La loi du 4 août 2014 sur l'égalité entre les femmes et
les hommes contenait en outre des mesures concrètes, comme la parité
dans les conseils départementaux, les fédérations sportives ou les
chambres de commerce. Les listes devront également être paritaires lors
des prochaines élections de représentants du personnel dans les
entreprises. " Mais les têtes de liste restent majoritairement des
hommes et les attributions de compétences dans les exécutifs locaux
restent encore trop stéréotypées avec les femmes élues concentrées dans
les domaines considérés comme les plus “mineurs” (éducation, social) ",
relève l'association.
Abandon des ABCD de l'égalité
Pour la première fois, des sanctions financières ont été
décidées contre les entreprises ne respectant pas l'égalité salariale.
Un peu plus d'une centaine ont payé des pénalités depuis janvier
2013. Désormais, 91 % des grandes entreprises sont couvertes par
un accord en faveur de l'égalité professionnelle, mais seulement
35 % des entreprises de 50 à 299 salariés. Les salaires des
hommes restent supérieurs de 28 % à ceux des femmes (19 %
si la différence due au temps de travail est neutralisée). " Le
principe à travail égal, salaire égal, carrière égale, n'est toujours
pas respecté ", observe Sarah Saint-Michel, maître de conférences à
l'université Paris-Sorbonne, membre du conseil d'orientation du
laboratoire. " La lutte contre la précarité et le temps partiel, subis
en majorité par des femmes, a été insuffisante ", poursuit-elle.
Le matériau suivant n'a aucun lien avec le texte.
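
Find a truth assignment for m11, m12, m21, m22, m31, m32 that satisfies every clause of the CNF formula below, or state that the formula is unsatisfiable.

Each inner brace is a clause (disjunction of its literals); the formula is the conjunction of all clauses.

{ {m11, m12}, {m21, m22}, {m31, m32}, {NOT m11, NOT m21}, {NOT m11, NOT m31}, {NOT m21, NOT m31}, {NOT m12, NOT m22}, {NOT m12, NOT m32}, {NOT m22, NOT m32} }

UNSATISFIABLE

Try m11 = true.
(NOT m21) alone gives m21 = false.
(m22) alone gives m22 = true.
(NOT m31) alone gives m31 = false.
(m32) alone gives m32 = true.
Now (NOT m32) is unsatisfied and unit — conflict.
So m11 must be the other value — set m11 = false.
(m12) alone gives m12 = true.
(NOT m22) alone gives m22 = false.
(m21) alone gives m21 = true.
(NOT m31) alone gives m31 = false.
(m32) alone gives m32 = true.
Now (NOT m32) is unsatisfied and unit — conflict.
Both values of m11 lead to a conflict.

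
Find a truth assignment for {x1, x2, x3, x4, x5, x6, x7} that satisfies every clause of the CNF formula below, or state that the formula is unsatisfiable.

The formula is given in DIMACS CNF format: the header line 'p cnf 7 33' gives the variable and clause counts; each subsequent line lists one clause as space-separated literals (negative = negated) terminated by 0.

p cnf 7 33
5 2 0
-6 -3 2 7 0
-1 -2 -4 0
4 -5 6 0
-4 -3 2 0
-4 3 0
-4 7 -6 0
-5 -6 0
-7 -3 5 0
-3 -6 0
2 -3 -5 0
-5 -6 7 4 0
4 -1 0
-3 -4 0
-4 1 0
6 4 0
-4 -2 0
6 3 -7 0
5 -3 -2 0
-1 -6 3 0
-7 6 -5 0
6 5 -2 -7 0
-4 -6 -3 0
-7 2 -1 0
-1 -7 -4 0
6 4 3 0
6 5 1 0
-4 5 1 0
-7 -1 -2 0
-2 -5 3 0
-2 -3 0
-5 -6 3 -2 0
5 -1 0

x1=False, x2=True, x3=False, x4=False, x5=False, x6=True, x7=True

Branch on x5: set x5 = False.
Unit clause (x2) forces x2 = True.
Unit clause (¬x4) forces x4 = False.
Unit clause (¬x1) forces x1 = False.
Unit clause (x6) forces x6 = True.
Unit clause (¬x3) forces x3 = False.
Every clause is now satisfied; x7 is unconstrained.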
Autre déception, l'abandon des ABCD de l'égalité, un
dispositif de sensibilisation à l'égalité entre les sexes dès l'école,
expérimenté à partir de 2013 et présenté comme la pierre angulaire de
la politique du gouvernement pour plus de mixité dans les différentes
filières de formation, et à terme dans les différentes branches
d'activité et métiers. Il a été abandonné en novembre 2014 sous
la pression de groupes conservateurs, et remplacé par une formation
plus classique des enseignants.
Même bilan en demi-teinte concernant l'implication des hommes
dans les tâches familiales. Les pères sont désormais incités à prendre
une partie du congé parental (variable selon la durée du congé), mais
de façon trop limitée, selon l'association (un an sur le congé de trois
ans), alors que les mères le prennent toujours à 96 %. La
campagne de lutte contre les stéréotypes #sexismepasnotregenre " arrive
bien tard et reste cantonnée aux cercles d'initiés ", affirme
l'association.
Signe que le chantier est inabouti, plusieurs candidats à la
primaire placent le sujet parmi leurs priorités, dont… l'ancien premier
ministre Manuel Valls. Ce dernier fixe l'objectif ambitieux de diviser
par deux les inégalités salariales en cinq ans et de les faire
totalement disparaître en dix ans, en mobilisant les partenaires
sociaux, et si besoin par une nouvelle loi. Benoît Hamon, lui, envisage
" l'interdiction de tout financement public " aux partis ne respectant
par l'obligation de parité dans les candidatures aux législatives.
Il propose également d'aligner le congé paternité sur le
congé postnatal dont bénéficient les mères. Signe que le thème fédère,
tous les candidats à la primaire lui consacrent un chapitre plus ou
moins précis, à l'exception d'Arnaud Montebourg, qui n'avance à ce jour
aucune proposition.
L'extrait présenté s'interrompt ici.